I shall see to it myself that steadily increasing and additional camps shall be prepared that will take care of the victims of the air raids. I have purchased supplies in all countries to which I had access, on a tremendously large scale.

And, my dear fellow-citizens, everything is in our favor when we consider the situation. Just how are our enemies going to be able to carry out their continued assertions and declarations that they are going to win this war?

They have some hope or other in the astronomical figures of American production. Now, I would be the last person to underestimate American production. In certain fields the Americans have made colossal achievements in technique and in production.

We know they have done a stupendous amount with the auto. They have also won special merit with the radio and the razor blade. In these three fields they have undoubtedly wrought ever colossally, but these things are, nevertheless, something else yet than what one needs for war.

And if I do not by any means underestimate them, nevertheless I know by first-hand acquaintance what enormous difficulties there are in the matter of armament production. And even over there, if Roosevelt constantly makes two times two equal five or six or eight, nevertheless, even in America two times two is and remains four, and he can't change that a bit.

And even in America nothing gets done faster than with us, but slower rather, and even in America raw materials are necessary, workers are necessary. You can't at the same time build up an army of several million, and on the other hand triple the number of workers. That doesn't work in America, either.

You must realize that the gentlemen are very hard to teach; they are democrats. So the hope of internal German decay-in spite of everything that many newspapers are beginning to write, that they will be disappointed, that the nation will not collapse and so forth-is still their hope today.

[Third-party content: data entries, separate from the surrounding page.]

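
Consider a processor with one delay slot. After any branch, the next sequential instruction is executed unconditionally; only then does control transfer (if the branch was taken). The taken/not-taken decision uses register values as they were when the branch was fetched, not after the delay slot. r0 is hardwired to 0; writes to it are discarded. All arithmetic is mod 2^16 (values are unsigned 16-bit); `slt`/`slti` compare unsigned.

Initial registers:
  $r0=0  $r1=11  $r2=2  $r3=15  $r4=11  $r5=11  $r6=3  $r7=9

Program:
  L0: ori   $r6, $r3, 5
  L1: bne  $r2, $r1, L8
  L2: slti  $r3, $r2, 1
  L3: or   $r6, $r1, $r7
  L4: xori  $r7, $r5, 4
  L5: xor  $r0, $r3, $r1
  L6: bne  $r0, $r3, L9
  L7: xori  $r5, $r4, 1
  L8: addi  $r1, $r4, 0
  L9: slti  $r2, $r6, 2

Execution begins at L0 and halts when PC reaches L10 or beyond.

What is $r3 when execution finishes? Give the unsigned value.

PC=0  ori   $r6, $r3, 5      | $r0=0 $r1=11 $r2=2 $r3=15 $r4=11 $r5=11 $r6=15 $r7=9
PC=1  bne  $r2, $r1, L8      | $r0=0 $r1=11 $r2=2 $r3=15 $r4=11 $r5=11 $r6=15 $r7=9  [TAKEN]
PC=2  slti  $r3, $r2, 1      | $r0=0 $r1=11 $r2=2 $r3=0 $r4=11 $r5=11 $r6=15 $r7=9
PC=8  addi  $r1, $r4, 0      | $r0=0 $r1=11 $r2=2 $r3=0 $r4=11 $r5=11 $r6=15 $r7=9
PC=9  slti  $r2, $r6, 2      | $r0=0 $r1=11 $r2=0 $r3=0 $r4=11 $r5=11 $r6=15 $r7=9

0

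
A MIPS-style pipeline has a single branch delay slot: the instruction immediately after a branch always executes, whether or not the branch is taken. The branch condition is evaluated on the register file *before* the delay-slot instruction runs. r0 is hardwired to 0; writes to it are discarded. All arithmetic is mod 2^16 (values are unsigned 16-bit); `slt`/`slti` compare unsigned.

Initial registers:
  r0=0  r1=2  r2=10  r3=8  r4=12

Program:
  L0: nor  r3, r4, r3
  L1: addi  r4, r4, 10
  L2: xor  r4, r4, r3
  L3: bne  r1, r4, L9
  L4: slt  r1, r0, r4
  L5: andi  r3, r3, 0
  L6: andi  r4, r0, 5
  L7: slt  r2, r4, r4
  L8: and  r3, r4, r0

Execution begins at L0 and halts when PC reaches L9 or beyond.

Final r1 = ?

#0 nor  r3, r4, r3 ; 0/2/10/65523/12
#1 addi  r4, r4, 10 ; 0/2/10/65523/22
#2 xor  r4, r4, r3 ; 0/2/10/65523/65509
#3 bne  r1, r4, L9 ; 0/2/10/65523/65509 ; →target
#4 slt  r1, r0, r4 ; 0/1/10/65523/65509

1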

And they still continue to believe that they could do that primarily through hunger, as they did in 1918 by the blockade, although they are gradually being obliged to understand that the blockade is only working in reverse. What price a blockade when one possesses the whole-as I have already explained previously-vast Ukrainian fertile lands and so on?

War is the last process of selection, and it assesses values; and only there can it be seen how one comes up to the mark, this one remains, the other cannot quite make it, this one is given a less important task; the third understands nothing at all, he is sent home.

Generals shot? And our leader has already said, recently, "None has been shot at all."

But there is one thing about which I wish to leave no doubt. It was not just because one does not shoot a general, for that, too, has changed fundamentally since the World War.

Equal discipline for all, from Reich Marshal to the last recruit, equal obedience and loyalty to the Fuehrer, equal distinctions and also equal punishment.

Today, if a man is a coward and deserts his company, he is shot. If a general abandons his company through cowardice he is shot, too.